Certain literature does describe processes that operate on organic resources, such as coal. For example, in U.S. Pat. No. 3,988,238 to McCollum, supercritical water may be used to crack and remove nitrogen and sulfur from coals. However, McCollum required the presence of a sulfur resistant transition metal catalyst and did not teach hydrogenation of the resource, given the absence of a reducing agent such as CO in the system. McCollum, U.S. Pat. No. 4,005,005 also suggests that tar sands may be cracked, and desulfurized using a dense fluid extraction. However, the patent specifically teaches that a reducing environment is not an element of the process. U.S. Pat. No. 5,269,947 to Baskis discloses a two zone water based thermal depolymerization process for process materials such as coal, with removal of some sulfur, but only by virtue of the inclusion of a separate catalytic sulfur removing process unit. Similarly Delbianco, U.S. Pat. No. 4,968,414 discloses a two stage process for coal liquefaction in the presence of CO and an alkaline carbonate or hydroxide. However, Applicants process operates without the required temperature staging of Delbianco.
Some processes do exist in which a reducing environment, specifically CO is disclosed. For example U.S. Pat. No. 5,151,173 to Vaughn discloses CO pressures of from about 800 to about 4500 psi, in conjunction with liquid water at a temperature of less than 700.degree. F. for coal depolymerization and hydrogenation. The process, however, specifically teaches that heteroatom content reduction from coal does not occur (see e.g., Table 6 of U.S. Pat. No. 5,151,173). This is consistent with that which one skilled in the art would expect, given the highly aromatic content of coals. In addition, the work by Appell described previously, even though carried out at higher temperatures also did not teach that heteroatom removal may be accomplished.
Canadian Patent 2,000,251 to Berkowitz discloses a supercritical water CO extraction upgrading process for generating liquids from tar sands.
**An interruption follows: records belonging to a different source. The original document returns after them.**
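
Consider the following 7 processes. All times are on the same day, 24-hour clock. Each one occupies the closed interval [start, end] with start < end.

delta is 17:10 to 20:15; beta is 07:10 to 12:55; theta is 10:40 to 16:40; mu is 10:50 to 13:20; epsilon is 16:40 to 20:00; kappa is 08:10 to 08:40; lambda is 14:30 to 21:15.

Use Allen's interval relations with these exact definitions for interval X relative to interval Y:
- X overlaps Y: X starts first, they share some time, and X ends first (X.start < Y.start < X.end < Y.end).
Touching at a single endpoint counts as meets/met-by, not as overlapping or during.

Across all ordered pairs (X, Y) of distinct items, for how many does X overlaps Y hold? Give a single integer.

4

Checking all 42 ordered pairs for relation 'overlaps'; matching pairs in alphabetical order:
(beta, mu): beta overlaps mu ✓
(beta, theta): beta overlaps theta ✓
(epsilon, delta): epsilon overlaps delta ✓
(theta, lambda): theta overlaps lambda ✓
Count: 4.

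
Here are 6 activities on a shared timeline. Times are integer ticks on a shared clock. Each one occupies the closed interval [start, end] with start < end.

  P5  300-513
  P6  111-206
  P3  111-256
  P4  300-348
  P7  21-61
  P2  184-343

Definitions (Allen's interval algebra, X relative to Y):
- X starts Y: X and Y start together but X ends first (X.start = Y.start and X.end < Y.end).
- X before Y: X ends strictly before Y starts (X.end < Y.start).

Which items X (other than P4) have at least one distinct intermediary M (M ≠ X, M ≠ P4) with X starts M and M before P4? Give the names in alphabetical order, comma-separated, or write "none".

Target P4 = [300, 348].
Intermediaries M with M before P4: P3, P6, P7.
Via P3 — items with X starts P3: P6.
Via P6 — items with X starts P6: none.
Via P7 — items with X starts P7: none.
Union: P6.

P6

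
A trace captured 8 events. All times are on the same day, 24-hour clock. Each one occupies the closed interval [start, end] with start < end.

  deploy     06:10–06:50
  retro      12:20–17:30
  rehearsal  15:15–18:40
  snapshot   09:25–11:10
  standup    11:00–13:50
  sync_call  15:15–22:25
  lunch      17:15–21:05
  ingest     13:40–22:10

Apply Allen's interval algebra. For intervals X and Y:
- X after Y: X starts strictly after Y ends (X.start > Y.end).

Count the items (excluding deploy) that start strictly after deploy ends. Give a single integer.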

However, there is no teaching nor suggestion of N or S removal, which is understandable given the nature (high H to C ratio) of the resource on which the process operates. Upgrading in this reference means making liquid products of an unspecified nature.
Finally, Cummins, Energy Commun., 6,117 (1980), has reported the use of a CO-steam process to convert or crack oil shale kerogens to liquid products. However, he also reported that hydrogenation did not produce any nitrogen or sulfur removal within the temperature range of 300.degree.-450.degree. C., and specifically required a constant CO pressure of only 1.4 MPa (200 psig).